We need to understand that in a community surrounded by mountains that there always have been and will be competing interests for the use of land, while also maintaining the natural beauty most of us came here to enjoy. The City of Asheville has proposed increasing density in order to provide the housing needed on transit corridors which is a sound approach. We have to find a way to urge our citizens to be more thoughtful before opposing development that would provide more housing. We also need to start thinking about how to move people to and from work from outside the City. Fully 40% of workers in Buncombe County come from outside the county, from an area that encompasses 10 counties. We’re having growth pains. Not exponential growth either, but steady increases. We simply have to work together to rise to the challenge of meeting those needs. It’s not easy, but it’s what we need to do.
Just today I looked at data that says that the percentage of people who live in poverty (2017 data, latest available) for Buncombe County is 11.5%. That’s less than the state and national averages. That means a lot of people are doing okay. At the same time, we need to continue to work to help everyone access the economic ladder and improve their situation.
What do you think the main causes are of Asheville’s increasing rent prices?

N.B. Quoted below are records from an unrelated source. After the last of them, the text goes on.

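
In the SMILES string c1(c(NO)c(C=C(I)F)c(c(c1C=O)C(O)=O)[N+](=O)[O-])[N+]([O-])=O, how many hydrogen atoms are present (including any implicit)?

5

Hydrogens are implicit in SMILES; fill each atom to its normal valence:
  6 × C (aromatic): no H
  4 × O: no H
  2 × C: 1 H each → 2
  2 × C: no H
  2 × N (charge +1): no H
  2 × O: 1 H each → 2
  2 × O (charge -1): no H
  1 × F: no H
  1 × I: no H
  1 × N: 1 H
  Total hydrogens = 5.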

I’ve addressed a lot of this question above. The cost of housing is higher because there is not enough of it. We have limitations on the land that can be used for housing. Frequently, when a developer proposes new housing the number of units will get scaled down because of the protests of neighbors. When you lower the number of units, you raise the cost per unit. It’s a math problem.
Strong demand from people moving into Asheville because of a lower cost of living than places they’ve come from (i.e. California, New York) certainly contributes. But given that a lot are coming from other areas of the Carolinas and Florida, you can’t put housing costs totally on their shoulders. Not only is land more expensive because it’s limited, it’s more expensive to develop land with topographical challenges than it is flat land.
We have to find a way to work on getting more housing built at the same time as we try to improve infrastructure (roads, transit, bike paths, greenways, broadband, etc.) to support that growth and the movement of people. We’re a regional economy.